Funding for the new plant came from the Commonwealth as part of the now defunct forest peace deal.
When at full production the company claims the Smithton plywood plant will inject $40 million a year into the local economy.
Mr Rolley said the company is on its way to profitability and has regained about 15% to 20% of its major Japanese customers.
“Since we’ve stabilised the business, since we’ve put into place the agreement about our wood supply, we’re returning the company step by step to full profitability,” he said.
“This mill will add to that and give us diversity in our market, we’ll not only have our Japanese market which has been the underlying market for the longer term for the two veneer mills.
“But we’ll add to that an Australian market, so we’ll be diversifying not only our products but our markets.”
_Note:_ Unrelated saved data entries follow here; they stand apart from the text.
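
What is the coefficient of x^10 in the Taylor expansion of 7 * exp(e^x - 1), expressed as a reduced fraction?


exp(e^x - 1) = sum_{k>=0} Bell_k x^k / k!, where Bell_k is the k-th Bell number.
So the coefficient of x^10 is 7 * Bell_10 / 10!.
Computing: Bell_10 = 115975 and 10! = 3628800, giving
7 * 115975/3628800 = 4639/20736.

4639/20736


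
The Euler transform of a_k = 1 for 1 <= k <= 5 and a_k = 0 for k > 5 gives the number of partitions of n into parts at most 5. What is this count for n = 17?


Partitions of 17 into parts at most 5:
Using generating function (1-x)^(-1)(1-x^2)^(-1)...(1-x^5)^(-1),
the coefficient of x^17 = 119

119


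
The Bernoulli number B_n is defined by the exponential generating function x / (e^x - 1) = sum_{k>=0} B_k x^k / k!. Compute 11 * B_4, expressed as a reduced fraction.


Bernoulli numbers can also be computed recursively via B_0 = 1 and sum_{j=0}^{m} C(m+1, j) B_j = 0 for m >= 1. Odd-index Bernoulli numbers vanish for k >= 3.
Computing B_4 = -1/30, so 11 * B_4 = 11 * -1/30 = -11/30.

-11/30


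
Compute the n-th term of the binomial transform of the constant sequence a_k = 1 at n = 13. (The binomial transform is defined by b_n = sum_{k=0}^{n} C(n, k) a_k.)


With a_k = 1 for all k, b_n = sum_{k=0}^{n} C(n, k) = 2^n by the binomial theorem.
For n = 13: 2^13 = 8192.

8192


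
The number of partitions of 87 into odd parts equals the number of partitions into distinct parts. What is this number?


Computing partitions of 87 into odd parts (1, 3, 5, ...):
Using the generating function prod_{k>=0} 1/(1-x^(2k+1)),
the count is 145578

145578


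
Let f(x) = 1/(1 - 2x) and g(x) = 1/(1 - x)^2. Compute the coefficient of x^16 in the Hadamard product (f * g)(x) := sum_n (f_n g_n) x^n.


f has coefficients f_k = 2^k. For g = 1/(1 - x)^2 the coefficient is g_k = C(k + 1, 1) = k + 1. The Hadamard coefficient is (f * g)_k = 2^k * (k + 1).
For k = 16: 2^16 * 17 = 65536 * 17 = 1114112.

1114112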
The Bob Brown Foundation said that environmental fight is far from over.
The conservation group claims taxpayer money is being used to log contentious forests that will feed a plywood mill in northwest Tasmania.
The Foundation’s Jenny Weber said that 400 hectares of high conservation value forests in the Tarkine region have been earmarked for Ta Ann to use in the next three years.
“Furthermore we’re concerned that logging on Bruny Island, in the southern forests of Tasmania, in high conservation forests across Tasmania, will be put through the southern forests mill and then transported up to the north-west to be made into plywood,” she said.